While your roof is probably the last place you want to go in the winter months, it is vital you keep on top of things and ensure that ice dams aren’t forming. They can eventually stop snow, ice and water from correctly draining resulting in thousands of dollars worth of damage in the future.

2.Foundations

While this seems like a big job, just a quick visit from a contractor could be the answer to all of your potential problems. While you think the foundation of your home is pretty rock solid, in reality small cracks can develop over time which can lead to damp or flooding. Things can get pretty dire in the winter months if the water that has bled into these cracks freezes. A contactor can check for any cracks, as well as ensuring your basement is adequately waterproofed.

3.Walls

Much like the foundations of your home, your walls are all part of its structural integrity and you want to make sure they aren’t forming any potentially damaging cracks. For the most part the materials used to build your walls will be mixed with substances to make them waterproof, and new buildings are often wrapped in Typar or Tyvek sheets for extra security. If you live in an older home they may not have as much protection, and so they’re a little more susceptible to water damage.

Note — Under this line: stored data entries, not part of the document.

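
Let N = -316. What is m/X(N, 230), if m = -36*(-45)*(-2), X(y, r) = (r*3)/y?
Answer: 34128/23 ≈ 1483.8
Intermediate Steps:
X(y, r) = 3*r/y (X(y, r) = (3*r)/y = 3*r/y)
m = -3240 (m = 1620*(-2) = -3240)
m/X(N, 230) = -3240/(3*230/(-316)) = -3240/(3*230*(-1/316)) = -3240/(-345/158) = -3240*(-158/345) = 34128/23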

Additionally, keep an eye out for any damp spots within your home. These should be dealt with as soon as possible. If you do notice a water stain or spot of damp, simply painting over it won’t make the damage go away.

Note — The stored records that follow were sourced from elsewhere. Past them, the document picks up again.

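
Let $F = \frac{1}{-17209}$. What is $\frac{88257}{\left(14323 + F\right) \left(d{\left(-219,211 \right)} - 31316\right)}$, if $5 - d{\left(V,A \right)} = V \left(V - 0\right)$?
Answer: $- \frac{506271571}{6513106586544} \approx -7.7731 \cdot 10^{-5}$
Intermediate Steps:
$d{\left(V,A \right)} = 5 - V^{2}$ ($d{\left(V,A \right)} = 5 - V \left(V - 0\right) = 5 - V \left(V + 0\right) = 5 - V V = 5 - V^{2}$)
$F = - \frac{1}{17209} \approx -5.8109 \cdot 10^{-5}$
$\frac{88257}{\left(14323 + F\right) \left(d{\left(-219,211 \right)} - 31316\right)} = \frac{88257}{\left(14323 - \frac{1}{17209}\right) \left(\left(5 - \left(-219\right)^{2}\right) - 31316\right)} = \frac{88257}{\frac{246484506}{17209} \left(\left(5 - 47961\right) - 31316\right)} = \frac{88257}{\frac{246484506}{17209} \left(-47956 - 31316\right)} = \frac{88257}{\frac{246484506}{17209} \left(-79272\right)} = \frac{88257}{- \frac{19539319759632}{17209}} = 88257 \left(- \frac{17209}{19539319759632}\right) = - \frac{506271571}{6513106586544}$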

If you have a spot that is affected by a water stain, and isn’t something more sinister, the best thing to do is use an oil-based sealer, and then a second coat with a sealer that has a high amount of solid mass, such as pigment.

4.Gutters

Taking things back up to the roof, it’s time to assess your gutters. We’re told to make sure out gutters are clear year-round, but it can become a chore and in the winter months its easy to let it slide. But this could result in serious damage.

Make sure that there aren’t any obstructions, such as a clump of leaves, that are blocking water from funnelling freely. You should also check your downspouts aren’t clogged, and ensure that any metal gutters aren’t corroded.

5.Windows and Doors

Many of Toronto’s older homes still sport wooden doors and window frames, both of which can swell when they’re faced with large quantities of rain. Once the dry weather returns, you may notice your windows and doors returning to their original size, leaving a large gap that can let in moisture.

To tackle this problem you simply need to seal them with silicone. Alternatively, consider investing in some new windows and doors often manufactured from plastic to avoid this problem.

6.Painting and repairing rusty fixtures

Modern creations are truly a blessing when it comes to repairing rusty fixtures. These days there are rust-proof paints on the market than can be directly applied to a rust spot and fix the problem. The rust actually sticks to the paint, which also works to neutralize and stop corrosion from continuing.

 

If you are concerned about damage caused by a flood, bad weather or is simply a victim of age, the best thing to do is contact your insurer and see if your current home insurance policy has you covered. If you live in an area that is prone to vast amounts of rain or flooding, consider upping your policy to cover flood protection.